Nick, do you know for a fact that a C++ complier will optimize for the base case of a virtual function? I was under the impression that it doesn't know (as in can't determine at compile time) whether the function was overwritten or not so it doesn't favor any of the cases. In fact I can't even figure how it would if it wanted to optimize an indirect function call. I'm not trying to start a war, just to clarify my assumption. As it is I generally write code using virtual functions that I most often do overwrite.

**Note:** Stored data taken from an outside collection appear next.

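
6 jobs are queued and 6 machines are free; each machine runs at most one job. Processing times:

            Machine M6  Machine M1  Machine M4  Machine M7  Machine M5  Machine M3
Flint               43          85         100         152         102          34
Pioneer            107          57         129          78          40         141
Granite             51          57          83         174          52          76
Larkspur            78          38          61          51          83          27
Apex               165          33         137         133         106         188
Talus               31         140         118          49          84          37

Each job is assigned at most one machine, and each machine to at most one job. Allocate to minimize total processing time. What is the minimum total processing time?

Minimum total: 268 min

This is a one-to-one assignment (minimum-cost bipartite matching).
Optimal: Flint→Machine M3 (34 min), Pioneer→Machine M5 (40 min), Granite→Machine M6 (51 min), Larkspur→Machine M4 (61 min), Apex→Machine M1 (33 min), Talus→Machine M7 (49 min) — total 34+40+51+61+33+49 = 268 min.
Column-greedy (each machine in turn goes to its cheapest remaining job) gives 289 min, worse by 21.
Swapping Talus↔Flint (Talus→Machine M3 37 min, Flint→Machine M7 152 min) adds 106.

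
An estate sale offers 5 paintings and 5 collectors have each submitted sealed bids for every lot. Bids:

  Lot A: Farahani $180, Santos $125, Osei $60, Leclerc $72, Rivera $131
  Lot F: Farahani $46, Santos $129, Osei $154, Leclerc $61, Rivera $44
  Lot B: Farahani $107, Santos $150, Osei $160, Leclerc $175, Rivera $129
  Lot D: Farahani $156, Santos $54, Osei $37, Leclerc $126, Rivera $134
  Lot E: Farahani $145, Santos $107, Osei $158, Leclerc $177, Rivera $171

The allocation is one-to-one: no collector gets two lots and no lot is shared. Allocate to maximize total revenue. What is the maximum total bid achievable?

Maximum total: $795

Optimal: Farahani→Lot A ($180), Santos→Lot B ($150), Osei→Lot F ($154), Leclerc→Lot E ($177), Rivera→Lot D ($134) — total 180+150+154+177+134 = $795.
Column-greedy (each lot in turn goes to its best remaining collector) gives $750, worse by 45.
Next-best assignment: Farahani→Lot A, Santos→Lot B, Osei→Lot F, Leclerc→Lot D, Rivera→Lot E = $781.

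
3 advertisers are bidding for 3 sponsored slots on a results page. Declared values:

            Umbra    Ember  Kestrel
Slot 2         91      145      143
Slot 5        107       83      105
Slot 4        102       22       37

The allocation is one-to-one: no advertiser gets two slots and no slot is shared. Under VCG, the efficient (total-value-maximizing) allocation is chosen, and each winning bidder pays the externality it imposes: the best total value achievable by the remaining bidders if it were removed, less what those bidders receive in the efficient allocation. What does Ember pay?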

If what you say is true, then I am incurring the penalty most of the time and that would be bad...

Cheers,
Adrian


Nick Apperson wrote:
sure thing:

----------------------------------------------

struct foo {
  // some stuff gets executed
  virtual void do_something(somestruct &s); // base case executed by default
};

struct foo_foo : foo {
  // some stuff gets executed
};

struct foo_bar : foo {
  // some stuff gets executed
  virtual void do_something(somestruct &s); // special case
};

So then if we have say:

foo *f;
somestruct s;

// ... some code that sets f to something and changes s

f->do_something(s);

----------------------------------------

So now when the compiler is optimizing the code, it will optimize for the base case of foo::do_something by default unless it has information that is even better. If our code instead read with f as a function pointer, the compiler (assuming it can't determine the value) won't have a base case.